Furthermore, DMS recently became the first digital entity in the region to partner with New York-based SaaS analytics company and “attention analytics” specialists, MOAT. While this partnership has commenced with display ads monitoring, for the time being, DMS is looking forward to introducing video and in-app reporting next, with an aim of delivering key insights and metrics which advertisers need to meet their objectives. This tie-up will effectively deliver a huge step forward, as MOAT’s state-of-the-art technology paves the way for the measured viewability of digital branding. This technology will be implemented across DMS’ entire portfolio of publishers and we are very much looking forward to delivering the results to our clients.
How does it feel to be the Advertising Person of the Year at the Lynx?
It’s great to be acknowledged and honored at the prestigious Dubai Lynx Awards, but I’m really proud to say that although I was the recipient of the award, this accolade is really for my media partners. This is a reflection of their success and definitely for my team, which I like to call my “dream team”. Our media partners are like family and together we embrace the full meaning of partnership.
What can we expect to hear from Choueiri Group in the next year? There have been some rumors of you representing VICE?
We are very excited about DMS being appointed as the Exclusive Media Representatives for VICE Media and MOBY Group in the region. This partnership will deliver VICE’s leading youth-focused digital and mobile programming into every major media market in the Middle East and North Africa for the very first time.

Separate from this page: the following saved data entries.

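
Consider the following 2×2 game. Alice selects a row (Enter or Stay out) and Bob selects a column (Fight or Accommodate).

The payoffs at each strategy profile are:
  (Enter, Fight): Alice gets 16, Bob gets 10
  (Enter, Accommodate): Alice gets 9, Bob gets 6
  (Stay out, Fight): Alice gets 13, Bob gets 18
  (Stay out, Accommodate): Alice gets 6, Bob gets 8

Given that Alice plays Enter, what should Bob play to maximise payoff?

Fight

Against Enter, Bob earns 10 from Fight and 6 from Accommodate.
So Fight is the best response.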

With the region’s soaring youth population consuming digital video at record rates, video viewership among young people in the Middle East and North Africa is already the highest in the world. This tie-up will enable regional advertisers and brands to benefit from VICE Media’s unrivaled expertise and leadership in premium, youth-focused digital content, which will be tailored to the region.
VICE is the latest add-on to DMS Studios’ capabilities toward tackling every advertising brief. With Shababeek representing Jeddah comedy club, E-Lab (the online e-gaming platform) and the production of our existing publishers from MBC, OLN, Kooora, Loolia, Laha and Jamalouki to name just a few, DMS can help agencies and advertisers with end-to-end solutions, from our data capabilities driving relevant insights, to creating the right stories, to distributing quality stories to the right audiences, either programmatically or direct.
These are exciting times where DMS can stand tall in representing the voice of the independent publisher, guaranteeing brand safety and giving more control to the advertisers in controlling their messages.